We evaluate various models including LLMs and LMMs. In each type, we consider both closed- and open-source models. We conduct the evaluation experiments over the baseline MLLMs with their default settings, ignoring the effect of generation configuration on the results. To make the output of MLLMs more evaluation-friendly, we design the following prompt format to limit the output length: "Answer the question using a word or phrase in the language of the question. + [Question]", where "[Question]" represents the actual question from the MTVQA test set. This approach aims to make the answers as concise as possible.
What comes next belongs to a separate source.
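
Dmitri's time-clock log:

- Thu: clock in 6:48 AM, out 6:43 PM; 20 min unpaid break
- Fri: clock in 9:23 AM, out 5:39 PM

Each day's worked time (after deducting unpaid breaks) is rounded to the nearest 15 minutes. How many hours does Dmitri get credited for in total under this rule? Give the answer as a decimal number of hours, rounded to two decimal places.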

Besides, InternLM-Xcomposer2-4KHD is chosen as the base model for an instruction tuning experiment on the MTVQA training set.
Model | Overall | AR | DE | FR | IT | JA | KO | RU | TH | VI |
GPT-4O(mni) | 27.8 | 20.2 | 34.2 | 41.2 | 32.7 | 20.0 | 33.9 | 11.5 | 22.5 | 34.2 |
Claude3 Opus | 25.7 | 15.1 | 33.4 | 40.6 | 34.4 | 19.4 | 27.2 | 13.0 | 19.5 | 29.1 |
Geimini Ultra | 23.2 | 14.7 | 32.3 | 40.0 | 31.8 | 12.3 | 17.2 | 11.8 | 20.3 | 28.6 |
GPT-4V(ision) | 22.0 | 11.5 | 1.5 | 40.4 | 32.3 | 11.5 | 16.7 | 10.3 | 15.0 | 28.9 |
Claude3 Sonnet | 21.1 | 10.5 | 28.9 | 35.6 | 31.8 | 13.9 | 22.2 | 11.0 | 15.2 | 20.8 |
QwenVL Max | 21.1 | 7.7 | 31.4 | 37.6 | 30.2 | 18.6 | 15.4 | 10.4 | 4.8 | 23.5 |
Xcomposer-SFT | 19.7 | 11.8 | 31.7 | 37.4 | 29.3 | 14.5 | 12.9 | 5.8 | 13.9 | 20.2 |
QwenVL Plus | 17.8 | 4.8 | 28.8 | 33.7 | 27.1 | 12.8 | 19.9 | 9.4 | 5.6 | 18.1 |
MiniCPM-V 2.5 | 17.3 | 6.1 | 29.6 | 35.7 | 26.0 | 12.1 | 13.1 | 5.3 | 12.6 | 15.3 |
InternVL-V1.5 | 14.9 | 3.4 | 27.1 | 31.4 | 27.1 | 9.9 | 9.0 | 4.9 | 8.7 | 12.4 |
GLM-4V | 13.6 | 0.3 | 30.0 | 34.1 | 30.1 | 3.4 | 5.7 | 3.0 | 3.5 | 12.3 |
TextSquare | 13.6 | 3.7 | 27.0 | 30.7 | 26.7 | 3.2 | 7.2 | 6.7 | 5.2 | 12.4 |
Mini-Gemini-HD-34B | 13.0 | 2.2 | 25.0 | 29.2 | 25.5 | 6.1 | 8.6 | 4.1 | 4.3 | 11.8 |
Xcomposer2-4KHD | 11.2 | 2.0 | 20.6 | 23.2 | 21.6 | 5.6 | 7.7 | 4.1 | 6.1 | 10.1 |
Llava-Next-34B | 11.1 | 3.3 | 24.0 | 28.0 | 22.3 | 3.6 | 6.1 | 2.6 | 0.4 | 9.8 |
TextMonkey | 9.9 | 2.0 | 18.1 | 19.9 | 22.1 | 4.6 | 7.2 | 3.2 | 0.9 | 11.1 |
MiniCPM-V 2.0 | 7.4 | 1.3 | 12.7 | 14.9 | 17.0 | 3.7 | 5.6 | 2.2 | 2.2 | 6.8 |
mPLUG-DocOwl 1.5 | 7.2 | 1.0 | 13.9 | 14.9 | 18.2 | 2.9 | 5.0 | 2.0 | 0.9 | 6.4 |
YI-VL-34B | 6.8 | 1.7 | 13.5 | 15.7 | 12.1 | 4.8 | 5.2 | 0.8 | 3.5 | 4.1 |
DeepSeek-VL | 6.6 | 0.6 | 14.2 | 15.3 | 15.2 | 2.9 | 3.8 | 1.6 | 0.9 | 5.2 |
Overall results of different models on the MTVQA test set. The best-performing model in each category is in-bold. The performance is measured using accuray.